In the past, the SEC has been able to react quickly to blatant examples of securities fraud. However, market manipulation is a lot tougher to weed out, especially when it's being fueled by a community platform with more than 3 million users. Developing a plan to counter this kind of social media activity won't be easy, and it's not going to happen overnight.

But there is some prior precedent. Back in 2000, Yun Soo Oh Park, better known as "Tokyo Joe," was charged with fraud in an SEC civil suit for pumping up companies he had stakes in and exiting those positions before they hit his website's published target price. Essentially, he was a pump-and-dump kingpin.

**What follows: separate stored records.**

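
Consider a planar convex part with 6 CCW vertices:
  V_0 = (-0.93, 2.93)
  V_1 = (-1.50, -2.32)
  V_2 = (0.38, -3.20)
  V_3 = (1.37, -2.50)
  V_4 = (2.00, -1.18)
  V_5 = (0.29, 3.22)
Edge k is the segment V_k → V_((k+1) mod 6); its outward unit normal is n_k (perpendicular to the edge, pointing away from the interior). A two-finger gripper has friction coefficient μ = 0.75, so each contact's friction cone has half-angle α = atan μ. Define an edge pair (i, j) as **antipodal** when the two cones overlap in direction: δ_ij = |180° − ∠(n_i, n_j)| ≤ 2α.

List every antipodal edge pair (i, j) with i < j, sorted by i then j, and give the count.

α = atan 0.75 = 36.87°;  2α = 73.74°
n_0 = (-0.9942, +0.1079)
n_1 = (-0.4239, -0.9057)
n_2 = (+0.5773, -0.8165)
n_3 = (+0.9025, -0.4307)
n_4 = (+0.9321, +0.3622)
n_5 = (-0.2313, +0.9729)
  (0,1): δ = 108.89°  ·
  (0,2): δ = 48.54°  ✓
  (0,3): δ = 19.32°  ✓
  (0,4): δ = 27.43°  ✓
  (0,5): δ = 109.57°  ·
  (1,2): δ = 119.65°  ·
  (1,3): δ = 90.43°  ·
  (1,4): δ = 43.68°  ✓
  (1,5): δ = 38.45°  ✓
  (2,3): δ = 150.78°  ·
  (2,4): δ = 104.03°  ·
  (2,5): δ = 21.89°  ✓
  (3,4): δ = 133.25°  ·
  (3,5): δ = 51.11°  ✓
  (4,5): δ = 97.87°  ·
antipodal pairs: 7

count = 7; pairs: (0,2), (0,3), (0,4), (1,4), (1,5), (2,5), (3,5)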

This was the first high-profile instance where the SEC challenged the sharing of investment information on the internet. 

Even though r/WallStreetBets on Reddit isn't a paid platform like the one Tokyo Joe ran, the SEC may still have grounds to wield its power on the basis of collective market manipulation. I don't know when the rules will be changed, but GameStop, AMC, and a host of other heavily shorted stocks have almost certainly set the wheels in motion.